Problem & Context

When I joined SDL in March 2009 I found a highly fragmented product landscape with widely varying user interfaces and experiences. At a closer look this was no surprise. SDL was set up as a group and grew rapidly through merger and acquisitions. New companies joining the family were obviously all complementing and strengthening the overall product portfolio from a functional perspective. But they also brought in their very own UX architecture, user interfaces design, and related product culture. SDL’s larger ambition was to move from a group setup to a ONE SDL company. This required the harmonization and integration of the entire product portfolio too. That was the challenge.

 
SDL products before C1.png
 

Process

At the time, I was assigned to one particular product (SDL Tridion) for which I was the all-around product and UX designer. Next to evolving the products’ UX on a feature by feature basis I was also tasked to design a new user interface design language. It was here where I saw an opportunity to expand and widen this project to entire SDL and establish a new standard across the board. We did not have a large design team in the company at that time, so I initiated a user experience community including all UX minded stakeholders I could find including developers, architects, product managers, tech writers, support and even pre-sales). Within this group we started discussing the approach of cross-product user interface alignment. It became clear very quickly that a substantial and fully consistent alignment of all product user interfaces was not feasible, given the different UI technologies in use and the drastically varying release cycles of all products. Consequently, we agreed to align all product user interfaces as much as possible but to a defined minimum degree. The guiding factor and expected outcome was that any product could be recognizable by customers and prospects as an SDL product just from its user interface.

With that in mind I expanded the focus of “my” UI design project and developed a “reference design” which included the characteristics and needs of all the other products too. This reference design included branding, a few screen templates, designs for UI controls, common colors, and icons.

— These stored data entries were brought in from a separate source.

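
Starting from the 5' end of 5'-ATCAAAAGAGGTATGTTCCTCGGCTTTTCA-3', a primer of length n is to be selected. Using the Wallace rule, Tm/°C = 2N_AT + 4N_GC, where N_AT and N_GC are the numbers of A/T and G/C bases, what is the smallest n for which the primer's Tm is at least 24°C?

n = 10

First 9 bases: ATCAAAAGA → Tm = 22°C (< 24°C)
First 10 bases: ATCAAAAGAG → Tm = 26°C (≥ 24°C)
Each additional base adds 2°C (A/T) or 4°C (G/C), so Tm is non-decreasing in n; n = 10 is the first length to reach 24°C.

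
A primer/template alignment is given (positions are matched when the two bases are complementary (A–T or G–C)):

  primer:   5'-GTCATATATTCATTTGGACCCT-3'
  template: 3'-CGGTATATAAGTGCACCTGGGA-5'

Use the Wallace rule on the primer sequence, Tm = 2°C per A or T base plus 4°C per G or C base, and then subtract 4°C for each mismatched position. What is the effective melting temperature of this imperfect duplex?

48°C

Primer base counts: A=5, T=9, G=3, C=5 → A+T=14, G+C=8
Perfect-match Tm = 2(14) + 4(8) = 28 + 32 = 60°C
Mismatches (positions where the bases are not complementary): 3 (at positions 2, 13, 14)
Effective Tm = 60 − 3×4 = 60 − 12 = 48°C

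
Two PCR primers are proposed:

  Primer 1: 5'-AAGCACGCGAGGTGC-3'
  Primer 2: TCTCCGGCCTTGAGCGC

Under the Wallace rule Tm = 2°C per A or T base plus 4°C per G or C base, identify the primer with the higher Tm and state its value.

Primer 2, 58°C

Primer 1: A+T=5, G+C=10 → Tm = 2(5)+4(10) = 50°C
Primer 2: A+T=5, G+C=12 → Tm = 2(5)+4(12) = 58°C
50°C vs 58°C → primer 2 is higher.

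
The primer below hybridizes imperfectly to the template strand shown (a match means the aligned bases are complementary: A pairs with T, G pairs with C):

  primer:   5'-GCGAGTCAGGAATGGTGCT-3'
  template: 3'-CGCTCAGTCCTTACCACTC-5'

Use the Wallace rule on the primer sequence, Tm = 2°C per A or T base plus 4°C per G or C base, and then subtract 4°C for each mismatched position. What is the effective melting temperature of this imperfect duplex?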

We called it the “Carbon user interface”, using the material metaphor to refer to its outstanding properties and its application in highly demanding environments. We packaged all guidelines, design examples, as well as mandatory and optional elements for branding and visual appearance into what became known as the “Carbon UI guidelines” and shared them widely in the company.

Outcomes

Choosing a concrete name (Carbon) for the new look and feel and referring to a material metaphor to symbolize the expected characteristics of this new UI worked really well. It helped telling and sharing the story, frame the objectives and ambitions of the project, and triggered constructive discussions across the whole product organization. Of course, the content of the discussion changed and evolved over time (as you would hope for). But the reference to remained “Carbon” which gave it the visibility and relevance needed to make this happen in a globally distributed organization such as SDL. For the actual implementation, the split of the “Carbon UI guidelines” into mandatory elements (e.g. consistent page header, product branding, color scheme, UI icons) and optional guidelines (screen templates) worked well too and allowed for a quick adoption across the company. The result was a much better aligned product portfolio with a recognizable SDL identity through its user interfaces. This was the first step for SDL on the road towards deeper product integration and a truly harmonized user experience, even if it was just cosmetic at the time.